Only later in the episode do we learn that Jill actually died from rabies, as a second transplant patient develops issues and dies. Dr. Cox realizes that by rushing the transplant decisions, he has made a grave error. It is then that Dr. Cox gets the call that the third transplant patient, his friend, is in trouble. After unsuccessfully trying to save his friend, he loses it. J.D., in an effort to return the favor offers Dr. Cox his own advice: “The second you start blaming yourself for people’s deaths, there’s no coming back.” The always gruff and tough-exteriored Dr. Cox, with tears in his eyes simply says, “Ya, you’re right.” and walks out of the hospital.

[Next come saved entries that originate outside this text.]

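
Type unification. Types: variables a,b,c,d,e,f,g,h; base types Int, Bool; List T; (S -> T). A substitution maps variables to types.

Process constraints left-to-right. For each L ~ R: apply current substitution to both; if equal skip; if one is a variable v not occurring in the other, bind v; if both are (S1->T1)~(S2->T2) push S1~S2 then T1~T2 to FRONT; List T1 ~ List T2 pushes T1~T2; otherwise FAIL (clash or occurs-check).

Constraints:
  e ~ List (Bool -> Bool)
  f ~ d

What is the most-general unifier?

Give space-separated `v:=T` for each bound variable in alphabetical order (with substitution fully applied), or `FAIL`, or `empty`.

step 1: unify e ~ List (Bool -> Bool)  [subst: {-} | 1 pending]
  bind e := List (Bool -> Bool)
step 2: unify f ~ d  [subst: {e:=List (Bool -> Bool)} | 0 pending]
  bind f := d

Answer: e:=List (Bool -> Bool) f:=d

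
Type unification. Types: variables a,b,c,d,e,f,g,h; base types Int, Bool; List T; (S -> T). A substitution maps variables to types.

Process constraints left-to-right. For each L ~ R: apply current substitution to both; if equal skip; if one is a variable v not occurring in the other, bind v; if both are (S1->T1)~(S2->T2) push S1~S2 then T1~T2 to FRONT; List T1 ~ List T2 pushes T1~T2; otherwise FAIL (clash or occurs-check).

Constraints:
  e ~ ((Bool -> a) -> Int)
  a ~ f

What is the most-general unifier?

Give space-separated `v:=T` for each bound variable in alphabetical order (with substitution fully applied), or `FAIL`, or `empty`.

step 1: unify e ~ ((Bool -> a) -> Int)  [subst: {-} | 1 pending]
  bind e := ((Bool -> a) -> Int)
step 2: unify a ~ f  [subst: {e:=((Bool -> a) -> Int)} | 0 pending]
  bind a := f

Answer: a:=f e:=((Bool -> f) -> Int)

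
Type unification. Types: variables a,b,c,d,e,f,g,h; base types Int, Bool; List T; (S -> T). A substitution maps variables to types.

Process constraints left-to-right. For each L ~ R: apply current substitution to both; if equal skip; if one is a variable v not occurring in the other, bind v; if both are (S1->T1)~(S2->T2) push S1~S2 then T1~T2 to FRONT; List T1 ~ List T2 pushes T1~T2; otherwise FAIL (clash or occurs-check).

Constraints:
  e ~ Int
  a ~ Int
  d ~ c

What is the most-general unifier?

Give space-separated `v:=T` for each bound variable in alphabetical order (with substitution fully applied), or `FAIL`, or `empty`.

step 1: unify e ~ Int  [subst: {-} | 2 pending]
  bind e := Int
step 2: unify a ~ Int  [subst: {e:=Int} | 1 pending]
  bind a := Int
step 3: unify d ~ c  [subst: {e:=Int, a:=Int} | 0 pending]
  bind d := c

Answer: a:=Int d:=c e:=Int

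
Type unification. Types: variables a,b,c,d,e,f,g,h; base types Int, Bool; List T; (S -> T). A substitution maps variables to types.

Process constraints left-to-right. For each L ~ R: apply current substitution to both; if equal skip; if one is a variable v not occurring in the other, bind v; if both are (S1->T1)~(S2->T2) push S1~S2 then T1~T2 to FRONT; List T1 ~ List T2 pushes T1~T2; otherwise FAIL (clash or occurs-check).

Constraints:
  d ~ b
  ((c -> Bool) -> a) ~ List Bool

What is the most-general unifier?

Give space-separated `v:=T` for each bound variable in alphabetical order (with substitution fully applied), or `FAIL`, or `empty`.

Answer: FAIL

Derivation:
step 1: unify d ~ b  [subst: {-} | 1 pending]
  bind d := b
step 2: unify ((c -> Bool) -> a) ~ List Bool  [subst: {d:=b} | 0 pending]
  clash: ((c -> Bool) -> a) vs List Bool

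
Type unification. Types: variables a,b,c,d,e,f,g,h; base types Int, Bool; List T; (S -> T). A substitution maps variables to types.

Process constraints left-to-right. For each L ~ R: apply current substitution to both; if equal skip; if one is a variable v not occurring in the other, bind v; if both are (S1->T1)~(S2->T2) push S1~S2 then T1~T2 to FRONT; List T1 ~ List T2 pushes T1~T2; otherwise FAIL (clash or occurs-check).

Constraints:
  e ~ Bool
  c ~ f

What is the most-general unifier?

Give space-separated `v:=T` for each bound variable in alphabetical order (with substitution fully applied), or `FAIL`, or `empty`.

Answer: c:=f e:=Bool

Derivation:
step 1: unify e ~ Bool  [subst: {-} | 1 pending]
  bind e := Bool
step 2: unify c ~ f  [subst: {e:=Bool} | 0 pending]
  bind c := f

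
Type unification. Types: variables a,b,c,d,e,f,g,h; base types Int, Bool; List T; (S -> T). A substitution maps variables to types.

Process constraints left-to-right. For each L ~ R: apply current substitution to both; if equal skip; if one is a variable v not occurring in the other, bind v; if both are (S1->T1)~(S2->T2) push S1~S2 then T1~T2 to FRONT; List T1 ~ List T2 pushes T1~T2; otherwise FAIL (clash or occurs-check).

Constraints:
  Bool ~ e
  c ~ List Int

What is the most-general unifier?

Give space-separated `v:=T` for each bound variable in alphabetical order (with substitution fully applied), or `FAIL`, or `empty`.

step 1: unify Bool ~ e  [subst: {-} | 1 pending]
  bind e := Bool
step 2: unify c ~ List Int  [subst: {e:=Bool} | 0 pending]
  bind c := List Int

Answer: c:=List Int e:=Bool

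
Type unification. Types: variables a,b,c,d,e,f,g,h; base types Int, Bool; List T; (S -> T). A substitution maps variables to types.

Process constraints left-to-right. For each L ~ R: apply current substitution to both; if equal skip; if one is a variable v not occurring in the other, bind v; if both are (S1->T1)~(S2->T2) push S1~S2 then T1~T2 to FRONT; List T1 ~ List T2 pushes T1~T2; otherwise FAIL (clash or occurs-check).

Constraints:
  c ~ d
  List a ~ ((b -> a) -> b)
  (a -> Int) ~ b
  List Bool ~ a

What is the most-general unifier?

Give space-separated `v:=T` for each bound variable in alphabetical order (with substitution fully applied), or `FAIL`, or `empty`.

step 1: unify c ~ d  [subst: {-} | 3 pending]
  bind c := d
step 2: unify List a ~ ((b -> a) -> b)  [subst: {c:=d} | 2 pending]
  clash: List a vs ((b -> a) -> b)

Answer: FAIL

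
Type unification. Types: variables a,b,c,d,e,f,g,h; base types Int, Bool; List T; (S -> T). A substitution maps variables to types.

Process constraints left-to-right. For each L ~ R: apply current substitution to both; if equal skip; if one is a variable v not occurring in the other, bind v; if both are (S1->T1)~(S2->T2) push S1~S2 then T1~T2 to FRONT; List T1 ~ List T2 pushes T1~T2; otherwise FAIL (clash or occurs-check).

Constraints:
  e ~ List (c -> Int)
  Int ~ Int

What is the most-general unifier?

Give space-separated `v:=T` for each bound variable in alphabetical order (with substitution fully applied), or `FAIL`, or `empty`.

step 1: unify e ~ List (c -> Int)  [subst: {-} | 1 pending]
  bind e := List (c -> Int)
step 2: unify Int ~ Int  [subst: {e:=List (c -> Int)} | 0 pending]
  -> identical, skip

Answer: e:=List (c -> Int)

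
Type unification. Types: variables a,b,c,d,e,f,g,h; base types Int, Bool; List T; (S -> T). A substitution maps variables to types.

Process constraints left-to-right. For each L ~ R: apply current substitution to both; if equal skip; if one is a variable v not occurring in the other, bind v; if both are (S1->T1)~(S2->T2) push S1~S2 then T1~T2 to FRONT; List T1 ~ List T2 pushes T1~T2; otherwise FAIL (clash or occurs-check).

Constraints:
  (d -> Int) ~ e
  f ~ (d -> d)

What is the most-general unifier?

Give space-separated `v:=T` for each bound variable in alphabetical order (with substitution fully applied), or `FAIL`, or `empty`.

Answer: e:=(d -> Int) f:=(d -> d)

Derivation:
step 1: unify (d -> Int) ~ e  [subst: {-} | 1 pending]
  bind e := (d -> Int)
step 2: unify f ~ (d -> d)  [subst: {e:=(d -> Int)} | 0 pending]
  bind f := (d -> d)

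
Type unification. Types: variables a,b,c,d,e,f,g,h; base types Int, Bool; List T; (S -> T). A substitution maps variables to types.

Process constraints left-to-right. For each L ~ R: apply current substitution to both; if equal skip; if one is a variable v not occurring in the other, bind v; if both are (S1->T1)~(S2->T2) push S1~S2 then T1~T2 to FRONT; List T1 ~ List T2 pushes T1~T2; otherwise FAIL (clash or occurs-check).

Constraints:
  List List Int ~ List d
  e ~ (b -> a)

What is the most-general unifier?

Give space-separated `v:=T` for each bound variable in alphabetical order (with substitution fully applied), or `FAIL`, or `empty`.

step 1: unify List List Int ~ List d  [subst: {-} | 1 pending]
  -> decompose List: push List Int~d
step 2: unify List Int ~ d  [subst: {-} | 1 pending]
  bind d := List Int
step 3: unify e ~ (b -> a)  [subst: {d:=List Int} | 0 pending]
  bind e := (b -> a)

Answer: d:=List Int e:=(b -> a)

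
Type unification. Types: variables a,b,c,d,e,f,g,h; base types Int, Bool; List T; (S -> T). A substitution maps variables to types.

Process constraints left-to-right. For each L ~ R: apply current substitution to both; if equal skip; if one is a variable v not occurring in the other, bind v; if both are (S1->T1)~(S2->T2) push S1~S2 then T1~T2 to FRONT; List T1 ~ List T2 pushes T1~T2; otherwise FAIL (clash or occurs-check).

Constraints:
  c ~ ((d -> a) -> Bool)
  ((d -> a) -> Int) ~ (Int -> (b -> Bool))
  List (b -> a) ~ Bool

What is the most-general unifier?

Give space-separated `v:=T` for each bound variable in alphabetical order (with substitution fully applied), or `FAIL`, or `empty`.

Answer: FAIL

Derivation:
step 1: unify c ~ ((d -> a) -> Bool)  [subst: {-} | 2 pending]
  bind c := ((d -> a) -> Bool)
step 2: unify ((d -> a) -> Int) ~ (Int -> (b -> Bool))  [subst: {c:=((d -> a) -> Bool)} | 1 pending]
  -> decompose arrow: push (d -> a)~Int, Int~(b -> Bool)
step 3: unify (d -> a) ~ Int  [subst: {c:=((d -> a) -> Bool)} | 2 pending]
  clash: (d -> a) vs Int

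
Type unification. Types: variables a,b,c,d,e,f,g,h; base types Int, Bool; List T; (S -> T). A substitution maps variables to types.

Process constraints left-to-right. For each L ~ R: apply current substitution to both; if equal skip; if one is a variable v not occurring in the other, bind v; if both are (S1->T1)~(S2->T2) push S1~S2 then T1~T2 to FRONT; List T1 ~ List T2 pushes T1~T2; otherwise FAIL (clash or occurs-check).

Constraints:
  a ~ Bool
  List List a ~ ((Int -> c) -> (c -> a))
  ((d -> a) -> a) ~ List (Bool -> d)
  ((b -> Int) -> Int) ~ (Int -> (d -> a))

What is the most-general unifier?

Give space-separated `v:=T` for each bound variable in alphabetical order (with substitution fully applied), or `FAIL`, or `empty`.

step 1: unify a ~ Bool  [subst: {-} | 3 pending]
  bind a := Bool
step 2: unify List List Bool ~ ((Int -> c) -> (c -> Bool))  [subst: {a:=Bool} | 2 pending]
  clash: List List Bool vs ((Int -> c) -> (c -> Bool))

Answer: FAIL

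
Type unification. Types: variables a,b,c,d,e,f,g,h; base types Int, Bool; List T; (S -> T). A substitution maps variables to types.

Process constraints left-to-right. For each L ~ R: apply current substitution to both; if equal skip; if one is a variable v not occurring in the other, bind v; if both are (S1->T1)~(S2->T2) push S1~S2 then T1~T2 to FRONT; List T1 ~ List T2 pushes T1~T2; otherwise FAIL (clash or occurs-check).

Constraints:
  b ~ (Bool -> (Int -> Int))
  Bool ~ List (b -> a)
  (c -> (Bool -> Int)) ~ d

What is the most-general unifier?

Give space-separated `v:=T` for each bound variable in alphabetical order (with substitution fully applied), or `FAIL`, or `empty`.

step 1: unify b ~ (Bool -> (Int -> Int))  [subst: {-} | 2 pending]
  bind b := (Bool -> (Int -> Int))
step 2: unify Bool ~ List ((Bool -> (Int -> Int)) -> a)  [subst: {b:=(Bool -> (Int -> Int))} | 1 pending]
  clash: Bool vs List ((Bool -> (Int -> Int)) -> a)

Answer: FAIL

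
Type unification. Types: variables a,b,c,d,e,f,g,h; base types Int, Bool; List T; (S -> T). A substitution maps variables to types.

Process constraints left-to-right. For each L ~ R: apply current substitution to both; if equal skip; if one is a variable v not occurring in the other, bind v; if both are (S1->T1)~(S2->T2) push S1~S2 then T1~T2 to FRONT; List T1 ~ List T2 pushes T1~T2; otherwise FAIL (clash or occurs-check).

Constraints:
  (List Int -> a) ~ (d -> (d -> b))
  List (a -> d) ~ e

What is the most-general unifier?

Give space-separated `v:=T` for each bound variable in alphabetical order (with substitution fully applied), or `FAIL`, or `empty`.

Answer: a:=(List Int -> b) d:=List Int e:=List ((List Int -> b) -> List Int)

Derivation:
step 1: unify (List Int -> a) ~ (d -> (d -> b))  [subst: {-} | 1 pending]
  -> decompose arrow: push List Int~d, a~(d -> b)
step 2: unify List Int ~ d  [subst: {-} | 2 pending]
  bind d := List Int
step 3: unify a ~ (List Int -> b)  [subst: {d:=List Int} | 1 pending]
  bind a := (List Int -> b)
step 4: unify List ((List Int -> b) -> List Int) ~ e  [subst: {d:=List Int, a:=(List Int -> b)} | 0 pending]
  bind e := List ((List Int -> b) -> List Int)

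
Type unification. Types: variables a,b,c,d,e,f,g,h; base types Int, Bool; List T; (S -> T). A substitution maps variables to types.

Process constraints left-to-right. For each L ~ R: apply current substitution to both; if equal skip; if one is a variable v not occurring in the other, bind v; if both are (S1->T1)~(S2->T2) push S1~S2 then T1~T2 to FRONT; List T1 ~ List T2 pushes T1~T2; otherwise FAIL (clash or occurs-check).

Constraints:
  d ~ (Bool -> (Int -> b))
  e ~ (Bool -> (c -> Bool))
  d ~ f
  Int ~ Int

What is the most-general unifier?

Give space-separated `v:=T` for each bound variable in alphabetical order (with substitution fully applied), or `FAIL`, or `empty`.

step 1: unify d ~ (Bool -> (Int -> b))  [subst: {-} | 3 pending]
  bind d := (Bool -> (Int -> b))
step 2: unify e ~ (Bool -> (c -> Bool))  [subst: {d:=(Bool -> (Int -> b))} | 2 pending]
  bind e := (Bool -> (c -> Bool))
step 3: unify (Bool -> (Int -> b)) ~ f  [subst: {d:=(Bool -> (Int -> b)), e:=(Bool -> (c -> Bool))} | 1 pending]
  bind f := (Bool -> (Int -> b))
step 4: unify Int ~ Int  [subst: {d:=(Bool -> (Int -> b)), e:=(Bool -> (c -> Bool)), f:=(Bool -> (Int -> b))} | 0 pending]
  -> identical, skip

Answer: d:=(Bool -> (Int -> b)) e:=(Bool -> (c -> Bool)) f:=(Bool -> (Int -> b))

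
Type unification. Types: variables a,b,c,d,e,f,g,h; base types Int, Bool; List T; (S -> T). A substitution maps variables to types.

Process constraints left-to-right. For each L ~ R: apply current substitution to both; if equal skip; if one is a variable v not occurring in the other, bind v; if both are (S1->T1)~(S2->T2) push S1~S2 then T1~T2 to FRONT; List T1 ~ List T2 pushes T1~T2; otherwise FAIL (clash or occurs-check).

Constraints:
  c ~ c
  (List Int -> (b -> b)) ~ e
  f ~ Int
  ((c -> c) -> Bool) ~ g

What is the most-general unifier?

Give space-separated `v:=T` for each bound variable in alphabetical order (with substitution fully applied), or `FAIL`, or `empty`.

step 1: unify c ~ c  [subst: {-} | 3 pending]
  -> identical, skip
step 2: unify (List Int -> (b -> b)) ~ e  [subst: {-} | 2 pending]
  bind e := (List Int -> (b -> b))
step 3: unify f ~ Int  [subst: {e:=(List Int -> (b -> b))} | 1 pending]
  bind f := Int
step 4: unify ((c -> c) -> Bool) ~ g  [subst: {e:=(List Int -> (b -> b)), f:=Int} | 0 pending]
  bind g := ((c -> c) -> Bool)

Answer: e:=(List Int -> (b -> b)) f:=Int g:=((c -> c) -> Bool)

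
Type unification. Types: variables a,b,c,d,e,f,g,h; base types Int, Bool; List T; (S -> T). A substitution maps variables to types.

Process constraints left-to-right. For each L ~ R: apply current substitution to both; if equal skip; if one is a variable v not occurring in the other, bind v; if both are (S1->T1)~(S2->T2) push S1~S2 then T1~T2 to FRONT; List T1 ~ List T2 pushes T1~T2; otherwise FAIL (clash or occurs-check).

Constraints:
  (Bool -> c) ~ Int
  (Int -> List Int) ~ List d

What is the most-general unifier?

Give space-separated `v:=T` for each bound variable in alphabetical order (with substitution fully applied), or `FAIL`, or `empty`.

step 1: unify (Bool -> c) ~ Int  [subst: {-} | 1 pending]
  clash: (Bool -> c) vs Int

Answer: FAIL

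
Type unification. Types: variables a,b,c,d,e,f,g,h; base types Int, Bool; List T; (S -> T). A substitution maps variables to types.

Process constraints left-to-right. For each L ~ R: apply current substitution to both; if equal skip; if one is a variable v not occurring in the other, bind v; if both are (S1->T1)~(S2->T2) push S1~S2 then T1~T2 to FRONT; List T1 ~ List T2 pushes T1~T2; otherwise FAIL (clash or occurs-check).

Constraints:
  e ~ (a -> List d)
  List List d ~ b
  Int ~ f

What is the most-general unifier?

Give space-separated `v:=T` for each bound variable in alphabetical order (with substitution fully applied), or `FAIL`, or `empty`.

step 1: unify e ~ (a -> List d)  [subst: {-} | 2 pending]
  bind e := (a -> List d)
step 2: unify List List d ~ b  [subst: {e:=(a -> List d)} | 1 pending]
  bind b := List List d
step 3: unify Int ~ f  [subst: {e:=(a -> List d), b:=List List d} | 0 pending]
  bind f := Int

Answer: b:=List List d e:=(a -> List d) f:=Int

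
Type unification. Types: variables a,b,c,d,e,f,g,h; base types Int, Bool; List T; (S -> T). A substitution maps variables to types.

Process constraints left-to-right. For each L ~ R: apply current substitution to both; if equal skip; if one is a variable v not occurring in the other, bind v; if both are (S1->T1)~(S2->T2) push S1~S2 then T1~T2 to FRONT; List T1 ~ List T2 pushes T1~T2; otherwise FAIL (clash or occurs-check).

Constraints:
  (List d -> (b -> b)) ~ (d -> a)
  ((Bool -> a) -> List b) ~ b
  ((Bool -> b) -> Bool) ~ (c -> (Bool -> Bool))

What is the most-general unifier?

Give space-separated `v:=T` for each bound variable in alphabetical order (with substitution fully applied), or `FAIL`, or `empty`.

Answer: FAIL

Derivation:
step 1: unify (List d -> (b -> b)) ~ (d -> a)  [subst: {-} | 2 pending]
  -> decompose arrow: push List d~d, (b -> b)~a
step 2: unify List d ~ d  [subst: {-} | 3 pending]
  occurs-check fail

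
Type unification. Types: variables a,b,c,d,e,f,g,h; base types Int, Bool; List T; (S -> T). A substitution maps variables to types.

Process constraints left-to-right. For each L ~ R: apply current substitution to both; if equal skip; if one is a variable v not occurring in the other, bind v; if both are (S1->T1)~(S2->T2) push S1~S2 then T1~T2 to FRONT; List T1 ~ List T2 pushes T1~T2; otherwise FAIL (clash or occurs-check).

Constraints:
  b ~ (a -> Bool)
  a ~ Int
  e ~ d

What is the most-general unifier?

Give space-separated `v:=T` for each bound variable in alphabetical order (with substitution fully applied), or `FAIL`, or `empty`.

Answer: a:=Int b:=(Int -> Bool) e:=d

Derivation:
step 1: unify b ~ (a -> Bool)  [subst: {-} | 2 pending]
  bind b := (a -> Bool)
step 2: unify a ~ Int  [subst: {b:=(a -> Bool)} | 1 pending]
  bind a := Int
step 3: unify e ~ d  [subst: {b:=(a -> Bool), a:=Int} | 0 pending]
  bind e := d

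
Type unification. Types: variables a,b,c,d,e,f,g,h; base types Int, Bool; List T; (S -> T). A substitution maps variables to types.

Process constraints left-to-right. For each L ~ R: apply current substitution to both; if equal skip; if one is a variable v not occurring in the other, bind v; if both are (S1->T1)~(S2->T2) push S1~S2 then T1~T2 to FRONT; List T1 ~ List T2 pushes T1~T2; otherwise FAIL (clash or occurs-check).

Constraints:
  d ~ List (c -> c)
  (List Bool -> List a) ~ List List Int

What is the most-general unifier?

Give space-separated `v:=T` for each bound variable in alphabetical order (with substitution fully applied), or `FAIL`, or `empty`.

step 1: unify d ~ List (c -> c)  [subst: {-} | 1 pending]
  bind d := List (c -> c)
step 2: unify (List Bool -> List a) ~ List List Int  [subst: {d:=List (c -> c)} | 0 pending]
  clash: (List Bool -> List a) vs List List Int

Answer: FAIL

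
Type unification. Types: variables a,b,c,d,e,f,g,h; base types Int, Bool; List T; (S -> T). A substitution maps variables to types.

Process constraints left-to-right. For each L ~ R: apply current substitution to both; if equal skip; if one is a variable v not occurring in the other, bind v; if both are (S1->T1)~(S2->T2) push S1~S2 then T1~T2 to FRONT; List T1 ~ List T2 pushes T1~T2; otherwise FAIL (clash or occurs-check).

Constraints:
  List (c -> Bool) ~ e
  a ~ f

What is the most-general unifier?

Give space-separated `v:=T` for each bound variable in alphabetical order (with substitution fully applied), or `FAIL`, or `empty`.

Answer: a:=f e:=List (c -> Bool)

Derivation:
step 1: unify List (c -> Bool) ~ e  [subst: {-} | 1 pending]
  bind e := List (c -> Bool)
step 2: unify a ~ f  [subst: {e:=List (c -> Bool)} | 0 pending]
  bind a := f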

The following episode, “My fallen idol,” picks up with Dr. Cox being so consumed by his grief that he goes on a bender. Elliot, Turk, Carla, Jordan, Dr. Kelso, even the Todd with Ted and his band all take turns standing 24-hour vigil with the now perpetually inebriated (and assumably suicidal) Dr. Cox. It is only through this constant companionship that Dr. Cox is able to emerge from his long, dark night of the soul.
Both of these images, the camp counselor seeking to break through to a troubled teen, and the community of friends surrounding a loved-one with sheer compassion and simple presence are emotionally powerful, but then I watched the music video and found myself in tears.
As I watched this video, and the many images of teens who are hurting, it was a stark reminder to me that we are living in a world full of hurting hearts. Teens, Twenties, Thirties, Eighties. Everywhere we turn, people are carrying thinly veiled grief and pain, and when it becomes so unbearable, meltdowns happen, and if left alone with our hurt, terrible, even unspeakable things can happen.
But when surrounded with community, when we pour our love upon one another, healing can begin. Even in the deepest, darkest grief, the blessing of community can bring about wholeness. And the writers of the music video above get that. Watch the video again, and watch the expressions shift and change at the end.
Pain and difficulty are very real part of this life. But so is the good news of life, love, and community, if we are willing to risk ourselves, if we are willing to carry another’s burdens and feel another’s heartache. It is the paradox of life. In our willingness to be broken for another, with another, we ourselves can be made whole.

Very interesting writing. Thank you for brining in the Dark Night of the SOul. It is a focus topic for our upcoming Jan. classes and I have been soaking up the readings like a madman. Partly to get and stay ahead pending babies arrival, but more so, it is really interesting to me. You do a wonderful job staying relevant by tying in pop culture and your wisdom, desire, experience and daily living… a solid Methodist!
Thanks Brian. Your words are kind and humbling. Many blessings to you and Kristin as you wait upon the arrival of your little “cricket!”
Great post Andy. Love reading your writing.
Thanks Jason. The sentiment goes both ways.
great post, Andy. Apparently healing can happen in very subtle ways, and you have reminded me that I might not, probably wouldn’t, be where I am today without the support received from family and friends, and in particular the community of First Parish church. thanks for the enlightenment this morning.
Thanks Dad. I got a little emotional just reading your comment. I’m so grateful for that community of faith who helped you, even in very subtle ways, to grieve the death of your wife and to help you come to a place of healing these two years later. It’s beautiful when the church does what she’s created to do.